Y tiene mucho significado mencionar la tragedia de Hiroshima porque el sacerdote jesuita Pedro Arrupe fue testigo de ese ataque nuclear que mató instantáneamente a 70 mil japoneses, como días después sucedió en Nagasaki, donde otra bomba mató a 35 mil, un total de 105 mil muertos (aunque después murieron más por los efectos de la radiación), menos que la saga mortal de este México sangriento, peor que en esa tragedia nuclear, porque allá murieron familias enteras y aquí la secuela es inmensa, con cientos de miles de viudas, huérfanos y familiares con mucho dolor, desamparo y rencor, la semilla de un odio que tarde o temprano germinará.

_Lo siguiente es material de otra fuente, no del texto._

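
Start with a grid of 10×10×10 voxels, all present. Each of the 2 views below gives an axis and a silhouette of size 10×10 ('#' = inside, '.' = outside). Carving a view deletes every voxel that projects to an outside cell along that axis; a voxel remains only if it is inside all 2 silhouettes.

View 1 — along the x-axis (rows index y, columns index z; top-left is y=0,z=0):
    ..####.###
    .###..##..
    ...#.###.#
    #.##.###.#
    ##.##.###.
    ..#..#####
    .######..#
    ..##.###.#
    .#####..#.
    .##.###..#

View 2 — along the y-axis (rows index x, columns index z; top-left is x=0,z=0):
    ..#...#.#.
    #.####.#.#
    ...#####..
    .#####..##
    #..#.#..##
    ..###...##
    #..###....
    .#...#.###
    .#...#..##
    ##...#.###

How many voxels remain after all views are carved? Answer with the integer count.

|visual hull| = 318

full grid |V| = 1000
[1] x-view keeps 62 columns → grid now 620
[2] y-view keeps 51 columns → grid now 318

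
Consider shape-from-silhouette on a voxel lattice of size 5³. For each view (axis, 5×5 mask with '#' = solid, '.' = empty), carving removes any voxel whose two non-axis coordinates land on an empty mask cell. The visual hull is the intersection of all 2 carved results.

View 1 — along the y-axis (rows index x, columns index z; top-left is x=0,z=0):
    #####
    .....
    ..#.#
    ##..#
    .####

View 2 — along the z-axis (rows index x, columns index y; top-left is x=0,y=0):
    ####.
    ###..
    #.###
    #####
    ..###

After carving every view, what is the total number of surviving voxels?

initial block: 5^3 = 125
carve view 1 (along y, XZ-mask fill 14/25): 70 voxels remain
carve view 2 (along z, XY-mask fill 19/25): 55 voxels remain

remaining voxels: 55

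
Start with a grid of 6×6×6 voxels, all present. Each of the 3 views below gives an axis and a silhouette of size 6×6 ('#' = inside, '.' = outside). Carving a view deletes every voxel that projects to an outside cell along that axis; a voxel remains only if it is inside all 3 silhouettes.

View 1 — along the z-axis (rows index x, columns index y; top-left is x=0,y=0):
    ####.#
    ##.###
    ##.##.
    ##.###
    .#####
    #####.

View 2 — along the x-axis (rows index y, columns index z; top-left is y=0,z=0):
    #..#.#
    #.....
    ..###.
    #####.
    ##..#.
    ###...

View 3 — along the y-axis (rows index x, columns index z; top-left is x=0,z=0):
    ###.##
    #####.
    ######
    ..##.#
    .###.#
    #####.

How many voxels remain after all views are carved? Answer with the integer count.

remaining voxels: 65

full grid |V| = 216
after view 1 [z-axis, 29 of 36 cells solid] → remaining = 174
after view 2 [x-axis, 18 of 36 cells solid] → remaining = 87
after view 3 [y-axis, 28 of 36 cells solid] → remaining = 65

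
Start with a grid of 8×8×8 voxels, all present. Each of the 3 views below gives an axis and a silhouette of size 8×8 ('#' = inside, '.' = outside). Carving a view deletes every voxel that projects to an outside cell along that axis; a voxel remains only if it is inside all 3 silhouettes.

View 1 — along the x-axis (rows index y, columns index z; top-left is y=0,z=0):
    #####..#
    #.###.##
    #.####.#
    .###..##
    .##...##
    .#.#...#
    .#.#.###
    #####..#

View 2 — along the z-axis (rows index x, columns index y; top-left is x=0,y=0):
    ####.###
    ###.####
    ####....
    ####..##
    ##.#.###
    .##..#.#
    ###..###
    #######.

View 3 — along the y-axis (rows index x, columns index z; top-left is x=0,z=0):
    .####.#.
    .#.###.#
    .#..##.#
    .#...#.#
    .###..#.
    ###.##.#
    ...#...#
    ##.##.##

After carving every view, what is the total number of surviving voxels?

start: 8×8×8 = 512 voxels
  1. axis=0 (YZ plane), |mask|=41  ⇒  voxels=328
  2. axis=2 (XY plane), |mask|=47  ⇒  voxels=249
  3. axis=1 (XZ plane), |mask|=35  ⇒  voxels=144

voxel count = 144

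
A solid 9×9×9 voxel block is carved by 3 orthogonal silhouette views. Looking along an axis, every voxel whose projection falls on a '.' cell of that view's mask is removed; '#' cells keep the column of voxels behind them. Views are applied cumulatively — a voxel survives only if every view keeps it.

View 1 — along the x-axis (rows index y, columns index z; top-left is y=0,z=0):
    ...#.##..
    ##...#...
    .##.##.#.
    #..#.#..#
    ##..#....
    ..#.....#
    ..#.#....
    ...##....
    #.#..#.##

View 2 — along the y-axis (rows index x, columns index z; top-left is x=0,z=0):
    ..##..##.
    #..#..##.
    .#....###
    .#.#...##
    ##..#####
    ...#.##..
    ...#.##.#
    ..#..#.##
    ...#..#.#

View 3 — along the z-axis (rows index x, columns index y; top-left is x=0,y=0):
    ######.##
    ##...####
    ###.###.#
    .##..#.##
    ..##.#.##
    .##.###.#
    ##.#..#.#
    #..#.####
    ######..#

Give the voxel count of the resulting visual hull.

full grid |V| = 729
  1. axis=0 (YZ plane), |mask|=29  ⇒  voxels=261
  2. axis=1 (XZ plane), |mask|=37  ⇒  voxels=104
  3. axis=2 (XY plane), |mask|=55  ⇒  voxels=71

71 voxels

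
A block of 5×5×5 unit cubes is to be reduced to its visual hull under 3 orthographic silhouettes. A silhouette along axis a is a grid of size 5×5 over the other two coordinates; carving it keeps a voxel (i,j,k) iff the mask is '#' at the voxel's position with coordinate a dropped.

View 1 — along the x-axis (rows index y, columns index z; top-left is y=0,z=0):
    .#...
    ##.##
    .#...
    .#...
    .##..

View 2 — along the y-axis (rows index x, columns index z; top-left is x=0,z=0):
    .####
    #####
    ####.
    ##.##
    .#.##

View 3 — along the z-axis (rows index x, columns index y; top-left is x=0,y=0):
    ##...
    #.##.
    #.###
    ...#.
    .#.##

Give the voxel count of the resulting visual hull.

before carving: 125 voxels (5×5×5)
  1. axis=0 (YZ plane), |mask|=9  ⇒  voxels=45
  2. axis=1 (XZ plane), |mask|=20  ⇒  voxels=40
  3. axis=2 (XY plane), |mask|=13  ⇒  voxels=18

voxel count = 18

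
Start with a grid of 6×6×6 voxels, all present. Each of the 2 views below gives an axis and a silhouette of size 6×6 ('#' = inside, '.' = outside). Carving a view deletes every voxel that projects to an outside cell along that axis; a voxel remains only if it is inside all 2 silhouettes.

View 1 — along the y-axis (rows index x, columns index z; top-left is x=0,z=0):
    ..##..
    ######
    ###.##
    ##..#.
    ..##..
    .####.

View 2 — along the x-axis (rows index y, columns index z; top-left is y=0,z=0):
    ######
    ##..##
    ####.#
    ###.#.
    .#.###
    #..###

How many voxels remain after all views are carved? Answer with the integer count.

96 voxels

initial block: 6^3 = 216
carve view 1 (along y, XZ-mask fill 22/36): 132 voxels remain
carve view 2 (along x, YZ-mask fill 27/36): 96 voxels remain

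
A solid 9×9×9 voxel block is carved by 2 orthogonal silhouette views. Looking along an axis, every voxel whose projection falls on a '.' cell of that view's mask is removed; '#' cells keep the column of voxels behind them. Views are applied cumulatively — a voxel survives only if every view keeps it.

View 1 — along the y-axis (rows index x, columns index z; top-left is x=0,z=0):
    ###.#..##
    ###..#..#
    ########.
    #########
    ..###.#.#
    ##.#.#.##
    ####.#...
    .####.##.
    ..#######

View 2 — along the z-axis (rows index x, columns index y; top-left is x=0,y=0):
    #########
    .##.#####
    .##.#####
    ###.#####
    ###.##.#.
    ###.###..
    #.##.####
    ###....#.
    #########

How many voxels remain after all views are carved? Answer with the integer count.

before carving: 729 voxels (9×9×9)
V1 y: intersect with XZ mask (57 set) -- 513 left
V2 z: intersect with XY mask (63 set) -- 405 left

remaining voxels: 405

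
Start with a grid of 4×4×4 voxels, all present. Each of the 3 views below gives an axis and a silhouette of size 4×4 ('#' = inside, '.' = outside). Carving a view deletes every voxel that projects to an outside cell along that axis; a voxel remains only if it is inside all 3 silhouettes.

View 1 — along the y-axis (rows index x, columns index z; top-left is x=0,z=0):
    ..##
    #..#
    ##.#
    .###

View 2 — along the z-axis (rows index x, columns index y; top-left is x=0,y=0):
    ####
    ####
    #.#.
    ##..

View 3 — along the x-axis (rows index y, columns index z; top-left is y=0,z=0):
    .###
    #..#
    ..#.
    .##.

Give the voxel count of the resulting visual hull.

start: 4×4×4 = 64 voxels
[1] y-view keeps 10 columns → grid now 40
[2] z-view keeps 12 columns → grid now 28
[3] x-view keeps 8 columns → grid now 14

remaining voxels: 14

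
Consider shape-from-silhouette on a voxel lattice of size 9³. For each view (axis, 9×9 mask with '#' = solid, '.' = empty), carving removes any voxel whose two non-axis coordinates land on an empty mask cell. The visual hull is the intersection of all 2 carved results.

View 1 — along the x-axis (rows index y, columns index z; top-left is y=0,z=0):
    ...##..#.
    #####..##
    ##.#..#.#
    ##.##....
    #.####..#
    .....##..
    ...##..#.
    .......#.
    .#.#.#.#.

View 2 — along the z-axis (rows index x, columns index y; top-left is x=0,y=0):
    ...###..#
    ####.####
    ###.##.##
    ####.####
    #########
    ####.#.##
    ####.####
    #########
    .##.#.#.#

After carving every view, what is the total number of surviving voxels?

full grid |V| = 729
step 1: project along x, AND mask (35/81) → |grid| = 315
step 2: project along z, AND mask (65/81) → |grid| = 252

voxel count = 252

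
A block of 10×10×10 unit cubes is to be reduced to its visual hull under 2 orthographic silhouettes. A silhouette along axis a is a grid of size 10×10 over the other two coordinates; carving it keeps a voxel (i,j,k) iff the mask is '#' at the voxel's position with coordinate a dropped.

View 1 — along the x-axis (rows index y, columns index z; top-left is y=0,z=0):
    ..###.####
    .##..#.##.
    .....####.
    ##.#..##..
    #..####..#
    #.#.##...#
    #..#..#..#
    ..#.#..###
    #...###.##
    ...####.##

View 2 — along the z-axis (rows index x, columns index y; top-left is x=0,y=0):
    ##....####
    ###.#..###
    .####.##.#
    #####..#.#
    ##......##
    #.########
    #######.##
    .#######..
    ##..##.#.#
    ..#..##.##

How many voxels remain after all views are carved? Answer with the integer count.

initial block: 10^3 = 1000
[1] x-view keeps 53 columns → grid now 530
[2] z-view keeps 67 columns → grid now 358

remaining voxels: 358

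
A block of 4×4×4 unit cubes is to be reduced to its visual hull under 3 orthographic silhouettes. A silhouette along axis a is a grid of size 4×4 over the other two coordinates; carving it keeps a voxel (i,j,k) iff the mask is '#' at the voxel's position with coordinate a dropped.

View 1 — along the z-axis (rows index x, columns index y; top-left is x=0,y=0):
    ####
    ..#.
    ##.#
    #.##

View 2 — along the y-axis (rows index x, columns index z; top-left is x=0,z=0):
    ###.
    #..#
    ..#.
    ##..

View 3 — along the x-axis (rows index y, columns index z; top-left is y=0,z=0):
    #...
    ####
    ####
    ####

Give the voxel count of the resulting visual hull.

remaining voxels: 19

initial block: 4^3 = 64
carve view 1 (along z, XY-mask fill 11/16): 44 voxels remain
carve view 2 (along y, XZ-mask fill 8/16): 23 voxels remain
carve view 3 (along x, YZ-mask fill 13/16): 19 voxels remain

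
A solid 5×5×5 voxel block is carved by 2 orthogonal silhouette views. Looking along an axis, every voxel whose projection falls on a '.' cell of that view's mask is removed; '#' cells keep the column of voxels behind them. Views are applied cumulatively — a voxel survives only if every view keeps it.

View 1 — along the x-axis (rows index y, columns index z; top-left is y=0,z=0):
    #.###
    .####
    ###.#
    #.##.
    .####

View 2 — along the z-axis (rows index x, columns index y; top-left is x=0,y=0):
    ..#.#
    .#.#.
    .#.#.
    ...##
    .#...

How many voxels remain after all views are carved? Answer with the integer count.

|visual hull| = 33

before carving: 125 voxels (5×5×5)
after view 1 [x-axis, 19 of 25 cells solid] → remaining = 95
after view 2 [z-axis, 9 of 25 cells solid] → remaining = 33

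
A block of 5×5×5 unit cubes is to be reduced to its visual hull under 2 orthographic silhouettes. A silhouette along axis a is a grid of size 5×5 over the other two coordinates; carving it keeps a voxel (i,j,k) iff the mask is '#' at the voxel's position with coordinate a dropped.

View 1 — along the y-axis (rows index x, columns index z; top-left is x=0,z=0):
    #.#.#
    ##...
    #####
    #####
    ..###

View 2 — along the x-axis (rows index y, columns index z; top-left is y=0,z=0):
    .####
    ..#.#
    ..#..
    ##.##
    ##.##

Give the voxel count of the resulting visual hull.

full grid |V| = 125
  1. axis=1 (XZ plane), |mask|=18  ⇒  voxels=90
  2. axis=0 (YZ plane), |mask|=15  ⇒  voxels=54

|visual hull| = 54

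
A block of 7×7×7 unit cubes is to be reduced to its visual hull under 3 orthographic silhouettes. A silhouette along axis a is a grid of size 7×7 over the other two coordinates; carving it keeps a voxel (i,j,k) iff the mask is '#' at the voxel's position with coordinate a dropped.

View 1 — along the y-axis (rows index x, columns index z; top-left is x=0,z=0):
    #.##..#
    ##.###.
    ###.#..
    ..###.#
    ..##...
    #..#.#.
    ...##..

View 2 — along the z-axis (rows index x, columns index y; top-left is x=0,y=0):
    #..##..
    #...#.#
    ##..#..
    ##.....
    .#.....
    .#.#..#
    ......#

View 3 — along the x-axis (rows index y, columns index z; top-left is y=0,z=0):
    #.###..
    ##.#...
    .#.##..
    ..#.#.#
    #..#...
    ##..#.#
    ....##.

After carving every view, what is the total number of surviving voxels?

before carving: 343 voxels (7×7×7)
V1 y: intersect with XZ mask (24 set) -- 168 left
V2 z: intersect with XY mask (16 set) -- 60 left
V3 x: intersect with YZ mask (21 set) -- 29 left

voxel count = 29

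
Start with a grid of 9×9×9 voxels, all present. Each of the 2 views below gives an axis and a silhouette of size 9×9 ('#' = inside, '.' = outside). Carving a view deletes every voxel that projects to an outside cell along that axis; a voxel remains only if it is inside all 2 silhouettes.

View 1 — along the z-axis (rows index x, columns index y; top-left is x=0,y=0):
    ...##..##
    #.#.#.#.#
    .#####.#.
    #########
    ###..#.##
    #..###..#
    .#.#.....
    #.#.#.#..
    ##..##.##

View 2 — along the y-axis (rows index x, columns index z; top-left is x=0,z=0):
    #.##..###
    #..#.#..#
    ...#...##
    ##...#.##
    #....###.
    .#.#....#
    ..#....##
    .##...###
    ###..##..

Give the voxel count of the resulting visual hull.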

El crimen de los jesuitas es un parteaguas en el gobierno de López Obrador. Aquí citamos el domingo pasado a Ricardo Mejía Berdeja y el México sangriento, y mencionamos −antes del asesinato de los sacerdotes− que en este País ya no sólo hay masacres en palenques, cantinas y burdeles, sino que ahora se mata en las iglesias, en bodas y bautizos, como acaba de suceder en la parroquia de San Francisco Javier en Cerocahui, Chihuahua, iglesia nombrada en memoria de otro jesuita que estuvo en Japón en tiempos pretéritos, donde mucho tiempo después el jesuita Pedro Arrupe auxilió a miles de heridos que causó la bomba atómica, la misma labor humanitaria que realizaban los jesuitas asesinados en apoyo de los más desamparados de la sierra Tarahumara.
Hoy el reclamo por la sangre derramada en este País es global. Todos los rectores de las 260 universidades jesuitas en el mundo cuestionan la violencia expansiva en México, la tortura, los asesinados, las desapariciones. Acusan de un Estado fallido, exigen la pacificación y el fin de la impunidad. Asimismo monseñor Ramón Castro, de la Conferencia del Episcopado Mexicano, ha señalado que “México está salpicado con sangre” y el papa Francisco, también jesuita, ha exclamado urbi et orbi: “¡Hay tantos asesinatos en México!”, por lo que resulta inconcebible que hoy los de Morena anden en campaña electoral a pesar de las masacres, su ambición es inaudita, chapoteando en sangre buscan las candidaturas, es obvio que la toxina del poder los ha envenenado, los ha enloquecido.
Lo más sensato y por el bien de México es que la periodista Rosa Icela Rodríguez y el licenciado Ricardo Mejía Berdeja renuncien a la secretaría de Seguridad Pública. Que un policía como Omar García Harfuch se haga cargo del desastre, del Estado fallido, del baño de sangre. No se puede perpetuar el crimen. Urge garantizar la paz.